Foster v. Whitlow

Melvin Mayfield, Chief Judge,

concurring. As the majority opinion sets out, on the morning of trial the appellants renewed their previous motion for continuance and when it was denied took a nonsuit on their complaint. The chancellor then treated a prayer in appellee’s answer, requesting that the court remove appellants from the property, as a counterclaim for ejectment. Appellants then moved to transfer this remaining cause of action to circuit court and when that motion was overruled they again moved for a continuance asking for twenty days to respond to the counterclaim.

I agree with the majority that the trial court should have allowed appellants time to respond to appellee’s counterclaim but I also think their motion to transfer to circuit court should have been granted.

When the complaint was nonsuited the only cause of action left was one for ejectment by a party holding legal title against a party in possession. In this situation Brooks v. McGill, 250 Ark. 534, 465 S.W. 2d 902 (1971) cited by appellants, very clearly holds that a party claiming under a legal title has a full and complete remedy at law against a party in possession and that chancery has no jurisdiction. A case cited in Brooks explains the matter this way:

This court has held that equity jurisdiction to quiet title, independent of statute, can only be invoked by a plaintiff in possession holding the legal title. The reason is that, where the title is a purely legal one, and some one else is in possession, the remedy at law is plain, adequate and complete, and an action by ejectment cannot be maintained under the guise of a suit to quiet title. In such cases the party in possession has a constitutional right to a trial by jury. Pearman v. Pearman, 144 Ark. 528, 222 S.W. 1064; Gibbs v. Bates, 150 Ark. 344, 234 S.W. 175; and Simmons v. Turner, 171 Ark. 96, 283 S.W. 47.

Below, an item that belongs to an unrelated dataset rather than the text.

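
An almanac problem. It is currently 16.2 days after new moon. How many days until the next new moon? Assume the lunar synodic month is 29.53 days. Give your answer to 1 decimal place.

13.3 days

The next new moon completes the synodic month: 29.53 − 16.2 = 13.330 days.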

Jackson v. Frazier, 175 Ark. 421, 424, 299 S.W. 738 (1927).

This has been the rule in Arkansas for more than one hundred years. In Lawrence v. Zimpleman, 37 Ark. 643 (1881), the court said:

To obtain the relief sought, the plaintiff must be in possession when he brings suit, unless his title be an equitable one. A Court of Chancery is not the appropriate forum to try a purely legal title. The defendant, if he is in actual possession, is entitled to a trial by jury, unless there are peculiar circumstances bringing his case under some one of the recognized heads of equity jurisdiction.

And in Ralston v. Powers, 269 Ark. 63, 598 S.W. 2d 410 (1980), the court said:

The equity jurisdiction to quiet title, independent of statute, can only be invoked by a plaintiff in possession, unless his title be merely an equitable one. The reason is that where the power is purely a legal one, and some one else is in possession, the remedy at law is plain, adequate and complete, and an action of ejectment cannot be maintained under the guise of a bill in chancery. In such case the adverse party has a constitutional right to a trial by jury.

Ralston goes on to say, “However, this jurisdictional requirement may be satisfied by a defendant in possession, even though the plaintiff is not, if the defendant affirmatively raises issues clearly cognizable in equity.” The case of Gibbs v. Bates, 150 Ark. 344, 234 S.W. 175 (1921) cited by appellants, holds the same thing but the complaint was dismissed because neither it nor the answer set up a matter cognizable in equity. In regard to the answer, the court said:

It is true that the defendant filed an answer setting up title in herself by adverse possession, but she did this by way of defense to the plaintiff’s action, and did not ask affirmative relief for herself.

In the case of Ark. State Hwy. Commission v. Rice, 259 Ark. 190, 532 S.W. 2d 727 (1976) relied upon by the majority, the court cited a case where the defendant landowners had moved to transfer an eminent domain case from circuit to chancery alleging “a complete remedy cannot be obtained in law.” The motion was granted and in chancery the defendant’s motion to transfer back to law was denied. On appeal, the Supreme Court said, “It is our view that equity was definitely selected as an appropriate forum and the appellants are not now entitled to lift the cause from the court they asserted to be the only one with sufficient jurisdiction to afford complete relief.”

As a matter of fact, Rice actually held that a chancery court judgment granting the appellant immediate possession of property sought by eminent domain was subject to collateral attack because the court lacked jurisdiction. In addition to the uncertainty cast by that case, the situation in the instant case, in my judgment, is not at all like the case quoted from in Rice. Here, the appellants, as they had the right to do, have nonsuited the complaint they filed for specific performance. The only cause of action left is not cognizable in equity. We are today holding that this case should be remanded for a new trial. Surely it would not be wrong to order this matter transferred to law where appellants can have a trial by jury which the Supreme Court of this state has so long recognized is their constitutional right.

Cracraft and Corbin, JJ., join in this concurrence.